Zürih'te mutlaka yapılması gerekir diyeceğim şeylerden biri gölde tekne gezisi. Hava güneşli ve sıcak ama gölde çok güzel bir esinti, kıyılarda plajlar, gölde yüzen ve güneşlenen insanlar, yemyeşil parklar, tepemizde dolaşan kuşlar... Her şey o kadar güzel ki, acıktığınızı bile fark etmiyorsunuz ama küçük bir çocukla seyahat ediyorsanız o hissedecektir. Bu tura yanınızda sandviç, bisküvi ve içecekle gitmenizi tavsiye ederim. Teknede her şey pahalı. Zürih aslında oldukça pahalı bir şehir. Akşam yemeğinde ızgara etlerin yanında mutlaka denemeliyiz dediğimiz fondüyü sipariş ettik. Erimiş peynirin alttan ısıtılan fondü tenceresi ile servis edilmesi ve ekmek batırarak tadılması İsviçre'ye özgü olduğu için yemeden dönmek olmazdı değil mi?
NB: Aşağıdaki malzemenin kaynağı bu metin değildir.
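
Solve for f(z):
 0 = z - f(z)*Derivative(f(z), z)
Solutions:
 f(z) = -sqrt(C1 + z^2)
 f(z) = sqrt(C1 + z^2)


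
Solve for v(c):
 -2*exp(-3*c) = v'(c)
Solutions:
 v(c) = C1 + 2*exp(-3*c)/3


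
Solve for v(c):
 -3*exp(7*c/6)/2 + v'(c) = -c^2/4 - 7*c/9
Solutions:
 v(c) = C1 - c^3/12 - 7*c^2/18 + 9*exp(7*c/6)/7


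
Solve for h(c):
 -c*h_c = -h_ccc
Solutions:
 h(c) = C1 + Integral(C2*airyai(c) + C3*airybi(c), c)


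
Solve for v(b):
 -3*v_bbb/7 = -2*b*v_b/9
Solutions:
 v(b) = C1 + Integral(C2*airyai(14^(1/3)*b/3) + C3*airybi(14^(1/3)*b/3), b)


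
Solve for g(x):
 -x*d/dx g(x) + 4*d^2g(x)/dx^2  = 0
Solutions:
 g(x) = C1 + C2*erfi(sqrt(2)*x/4)


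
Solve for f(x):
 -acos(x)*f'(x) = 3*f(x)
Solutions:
 f(x) = C1*exp(-3*Integral(1/acos(x), x))


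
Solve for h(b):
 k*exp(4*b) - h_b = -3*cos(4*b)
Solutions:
 h(b) = C1 + k*exp(4*b)/4 + 3*sin(4*b)/4


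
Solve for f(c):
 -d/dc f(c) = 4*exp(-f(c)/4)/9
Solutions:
 f(c) = 4*log(C1 - c/9)


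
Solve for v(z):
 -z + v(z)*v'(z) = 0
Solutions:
 v(z) = -sqrt(C1 + z^2)
 v(z) = sqrt(C1 + z^2)


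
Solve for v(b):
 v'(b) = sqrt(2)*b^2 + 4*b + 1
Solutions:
 v(b) = C1 + sqrt(2)*b^3/3 + 2*b^2 + b


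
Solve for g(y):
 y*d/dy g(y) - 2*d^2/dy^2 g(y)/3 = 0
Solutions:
 g(y) = C1 + C2*erfi(sqrt(3)*y/2)


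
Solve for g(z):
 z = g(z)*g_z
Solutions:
 g(z) = -sqrt(C1 + z^2)
 g(z) = sqrt(C1 + z^2)


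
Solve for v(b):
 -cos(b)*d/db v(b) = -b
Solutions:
 v(b) = C1 + Integral(b/cos(b), b)


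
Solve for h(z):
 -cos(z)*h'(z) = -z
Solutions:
 h(z) = C1 + Integral(z/cos(z), z)


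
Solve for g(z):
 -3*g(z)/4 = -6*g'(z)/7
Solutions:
 g(z) = C1*exp(7*z/8)


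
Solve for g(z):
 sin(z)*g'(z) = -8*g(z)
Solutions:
 g(z) = C1*(cos(z)^4 + 4*cos(z)^3 + 6*cos(z)^2 + 4*cos(z) + 1)/(cos(z)^4 - 4*cos(z)^3 + 6*cos(z)^2 - 4*cos(z) + 1)


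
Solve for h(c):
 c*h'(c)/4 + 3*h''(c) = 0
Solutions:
 h(c) = C1 + C2*erf(sqrt(6)*c/12)


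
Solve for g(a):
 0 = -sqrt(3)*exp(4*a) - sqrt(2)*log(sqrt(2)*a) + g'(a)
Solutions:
 g(a) = C1 + sqrt(2)*a*log(a) + sqrt(2)*a*(-1 + log(2)/2) + sqrt(3)*exp(4*a)/4


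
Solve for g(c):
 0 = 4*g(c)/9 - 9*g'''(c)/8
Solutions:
 g(c) = C3*exp(2*6^(2/3)*c/9) + (C1*sin(2^(2/3)*3^(1/6)*c/3) + C2*cos(2^(2/3)*3^(1/6)*c/3))*exp(-6^(2/3)*c/9)


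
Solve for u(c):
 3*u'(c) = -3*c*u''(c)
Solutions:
 u(c) = C1 + C2*log(c)


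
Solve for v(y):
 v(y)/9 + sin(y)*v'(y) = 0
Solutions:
 v(y) = C1*(cos(y) + 1)^(1/18)/(cos(y) - 1)^(1/18)


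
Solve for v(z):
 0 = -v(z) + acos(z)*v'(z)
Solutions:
 v(z) = C1*exp(Integral(1/acos(z), z))


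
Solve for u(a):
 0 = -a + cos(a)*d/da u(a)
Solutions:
 u(a) = C1 + Integral(a/cos(a), a)


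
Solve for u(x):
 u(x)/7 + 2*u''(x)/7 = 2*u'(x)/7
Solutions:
 u(x) = (C1*sin(x/2) + C2*cos(x/2))*exp(x/2)


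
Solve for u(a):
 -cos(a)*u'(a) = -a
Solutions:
 u(a) = C1 + Integral(a/cos(a), a)


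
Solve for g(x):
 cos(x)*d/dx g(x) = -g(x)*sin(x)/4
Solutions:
 g(x) = C1*cos(x)^(1/4)


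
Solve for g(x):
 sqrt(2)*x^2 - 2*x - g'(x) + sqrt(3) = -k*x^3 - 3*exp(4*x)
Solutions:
 g(x) = C1 + k*x^4/4 + sqrt(2)*x^3/3 - x^2 + sqrt(3)*x + 3*exp(4*x)/4


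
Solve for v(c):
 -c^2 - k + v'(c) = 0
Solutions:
 v(c) = C1 + c^3/3 + c*k


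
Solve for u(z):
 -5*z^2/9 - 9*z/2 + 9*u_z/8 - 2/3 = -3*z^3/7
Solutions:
 u(z) = C1 - 2*z^4/21 + 40*z^3/243 + 2*z^2 + 16*z/27


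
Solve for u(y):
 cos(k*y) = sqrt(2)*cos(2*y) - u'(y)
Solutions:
 u(y) = C1 + sqrt(2)*sin(2*y)/2 - sin(k*y)/k


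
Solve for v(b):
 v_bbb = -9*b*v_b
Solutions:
 v(b) = C1 + Integral(C2*airyai(-3^(2/3)*b) + C3*airybi(-3^(2/3)*b), b)


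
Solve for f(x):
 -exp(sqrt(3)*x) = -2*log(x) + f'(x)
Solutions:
 f(x) = C1 + 2*x*log(x) - 2*x - sqrt(3)*exp(sqrt(3)*x)/3


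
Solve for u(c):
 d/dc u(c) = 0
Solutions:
 u(c) = C1


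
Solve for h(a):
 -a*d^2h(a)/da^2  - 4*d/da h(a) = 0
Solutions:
 h(a) = C1 + C2/a^3


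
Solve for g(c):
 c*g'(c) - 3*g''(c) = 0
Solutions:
 g(c) = C1 + C2*erfi(sqrt(6)*c/6)


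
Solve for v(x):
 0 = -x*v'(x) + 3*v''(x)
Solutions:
 v(x) = C1 + C2*erfi(sqrt(6)*x/6)


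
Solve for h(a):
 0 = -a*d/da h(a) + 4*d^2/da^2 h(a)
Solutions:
 h(a) = C1 + C2*erfi(sqrt(2)*a/4)


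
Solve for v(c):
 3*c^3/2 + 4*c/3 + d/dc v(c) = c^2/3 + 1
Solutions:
 v(c) = C1 - 3*c^4/8 + c^3/9 - 2*c^2/3 + c


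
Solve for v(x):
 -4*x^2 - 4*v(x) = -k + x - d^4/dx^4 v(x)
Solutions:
 v(x) = C1*exp(-sqrt(2)*x) + C2*exp(sqrt(2)*x) + C3*sin(sqrt(2)*x) + C4*cos(sqrt(2)*x) + k/4 - x^2 - x/4


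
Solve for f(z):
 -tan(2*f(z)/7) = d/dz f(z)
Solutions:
 f(z) = -7*asin(C1*exp(-2*z/7))/2 + 7*pi/2
 f(z) = 7*asin(C1*exp(-2*z/7))/2


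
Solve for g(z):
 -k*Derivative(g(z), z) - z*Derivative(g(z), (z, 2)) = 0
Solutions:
 g(z) = C1 + z^(1 - re(k))*(C2*sin(log(z)*Abs(im(k))) + C3*cos(log(z)*im(k)))


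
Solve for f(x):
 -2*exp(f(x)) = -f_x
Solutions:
 f(x) = log(-1/(C1 + 2*x))


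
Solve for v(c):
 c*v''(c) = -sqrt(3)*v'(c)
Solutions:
 v(c) = C1 + C2*c^(1 - sqrt(3))


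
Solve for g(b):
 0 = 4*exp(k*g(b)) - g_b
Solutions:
 g(b) = Piecewise((log(-1/(C1*k + 4*b*k))/k, Ne(k, 0)), (nan, True))
 g(b) = Piecewise((C1 + 4*b, Eq(k, 0)), (nan, True))


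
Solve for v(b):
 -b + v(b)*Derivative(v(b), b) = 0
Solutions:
 v(b) = -sqrt(C1 + b^2)
 v(b) = sqrt(C1 + b^2)


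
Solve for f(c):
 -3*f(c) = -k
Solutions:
 f(c) = k/3


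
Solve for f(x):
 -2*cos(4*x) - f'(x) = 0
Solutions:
 f(x) = C1 - sin(4*x)/2


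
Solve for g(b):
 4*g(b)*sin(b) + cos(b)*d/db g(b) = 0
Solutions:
 g(b) = C1*cos(b)^4


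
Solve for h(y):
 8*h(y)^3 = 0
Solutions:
 h(y) = 0


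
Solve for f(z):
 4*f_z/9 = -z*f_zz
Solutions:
 f(z) = C1 + C2*z^(5/9)


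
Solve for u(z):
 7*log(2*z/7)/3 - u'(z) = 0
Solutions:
 u(z) = C1 + 7*z*log(z)/3 - 7*z*log(7)/3 - 7*z/3 + 7*z*log(2)/3


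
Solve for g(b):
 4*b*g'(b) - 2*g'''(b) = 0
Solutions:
 g(b) = C1 + Integral(C2*airyai(2^(1/3)*b) + C3*airybi(2^(1/3)*b), b)


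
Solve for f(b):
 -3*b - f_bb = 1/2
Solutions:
 f(b) = C1 + C2*b - b^3/2 - b^2/4


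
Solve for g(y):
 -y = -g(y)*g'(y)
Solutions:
 g(y) = -sqrt(C1 + y^2)
 g(y) = sqrt(C1 + y^2)


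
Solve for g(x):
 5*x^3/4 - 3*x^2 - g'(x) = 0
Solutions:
 g(x) = C1 + 5*x^4/16 - x^3


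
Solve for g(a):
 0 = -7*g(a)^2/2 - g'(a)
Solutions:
 g(a) = 2/(C1 + 7*a)


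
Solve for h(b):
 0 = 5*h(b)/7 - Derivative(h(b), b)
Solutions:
 h(b) = C1*exp(5*b/7)


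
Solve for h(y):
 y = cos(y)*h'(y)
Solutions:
 h(y) = C1 + Integral(y/cos(y), y)


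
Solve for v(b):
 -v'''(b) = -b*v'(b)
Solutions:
 v(b) = C1 + Integral(C2*airyai(b) + C3*airybi(b), b)


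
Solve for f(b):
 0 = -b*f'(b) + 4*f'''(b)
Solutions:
 f(b) = C1 + Integral(C2*airyai(2^(1/3)*b/2) + C3*airybi(2^(1/3)*b/2), b)


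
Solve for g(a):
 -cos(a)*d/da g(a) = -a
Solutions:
 g(a) = C1 + Integral(a/cos(a), a)


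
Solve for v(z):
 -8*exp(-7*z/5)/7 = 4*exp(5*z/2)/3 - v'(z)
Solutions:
 v(z) = C1 + 8*exp(5*z/2)/15 - 40*exp(-7*z/5)/49


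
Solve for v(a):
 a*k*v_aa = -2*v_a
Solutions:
 v(a) = C1 + a^(((re(k) - 2)*re(k) + im(k)^2)/(re(k)^2 + im(k)^2))*(C2*sin(2*log(a)*Abs(im(k))/(re(k)^2 + im(k)^2)) + C3*cos(2*log(a)*im(k)/(re(k)^2 + im(k)^2)))


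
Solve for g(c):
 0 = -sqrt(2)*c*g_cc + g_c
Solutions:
 g(c) = C1 + C2*c^(sqrt(2)/2 + 1)


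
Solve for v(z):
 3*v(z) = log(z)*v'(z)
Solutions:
 v(z) = C1*exp(3*li(z))


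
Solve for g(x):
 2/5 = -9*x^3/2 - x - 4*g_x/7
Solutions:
 g(x) = C1 - 63*x^4/32 - 7*x^2/8 - 7*x/10


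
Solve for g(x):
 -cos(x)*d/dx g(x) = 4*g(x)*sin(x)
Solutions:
 g(x) = C1*cos(x)^4


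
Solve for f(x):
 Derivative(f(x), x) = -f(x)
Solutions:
 f(x) = C1*exp(-x)


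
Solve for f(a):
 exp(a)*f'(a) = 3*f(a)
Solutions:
 f(a) = C1*exp(-3*exp(-a))


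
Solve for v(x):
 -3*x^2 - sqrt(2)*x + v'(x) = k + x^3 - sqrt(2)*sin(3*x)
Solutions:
 v(x) = C1 + k*x + x^4/4 + x^3 + sqrt(2)*x^2/2 + sqrt(2)*cos(3*x)/3


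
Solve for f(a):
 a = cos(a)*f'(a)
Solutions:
 f(a) = C1 + Integral(a/cos(a), a)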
Gerçekten çok lezzetliydi.

İsviçre, Rapperswil
İsviçre, Rapperswil
Zürih'e yolumuzu düşürmüşken günübirlik bir Alp gezisine de katıldık. Bu tur özellikle Rapperswil adlı çok güzel bir kasabaya, dünyanın en küçük ülkelerinden biri olan Lihtenştayn'a ve Heididorf’a (Heidi kasabası Maienfeld'e) gidiyorsa bir an önce hareket etmek kaçınılmazdı. Yol boyunca gördüğümüz manzaralar; göller, dağlar, yemyeşil kırlar, bakımlı kasabalar ve evler gideceğimiz yerlere hoş bir hazırlıktı. Yeşilliklerde koşmak ve uzanmak isteği duymamak imkansız.

İsviçre, Rapperswil
İsviçre, Rapperswil, Gül Bahçeleri
Liechtenstein,  Vaduz Kalesi
İlk durağımız yemek molası da verdiğimiz tipik bir İsviçre kasabası olan Rapperswil'di. Rapperswil gölüyle, kalesiyle, sokaklarıyla, gül bahçeleriyle ve evleriyle oldukça etkileyiciydi. Rehberimiz buranın 'güller şehri' olduğunu söyledi. Kaleye çıkarak tepeden baktığımızda gül yetiştirme zamanı olmadığı için sadece yemyeşil bahçeler olarak gördük. Güllerle ne kadar güzel görüneceklerini gözümüzde canlandırdık. Gül bahçelerinin kapıları açık. İçeri girip her biri birbirinden güzel çeşmelerinden su içebilirsiniz. Kaleden bakınca Zürih gölü ve kasaba gerçekten harika bir görünüme sahip. Manzarayı her açıdan izleyebilmek için kalenin bahçesinde dört döndük. Buradan ayrılmak zor ama turu kaçırmamaya dikkat edin. Sonraki durağımız İsviçre - Avusturya arasındaki küçük ülke Lihtenştayn'dı. "Vergiler yok denecek kadar az" dendiği için başkent Vaduz'un kısa caddesinde yapılan hızlı bir alışveriş turu ve kahve - tatlı molasının ardından tekrar rengârenk manzaralar eşliğinde seyahate devam ettik.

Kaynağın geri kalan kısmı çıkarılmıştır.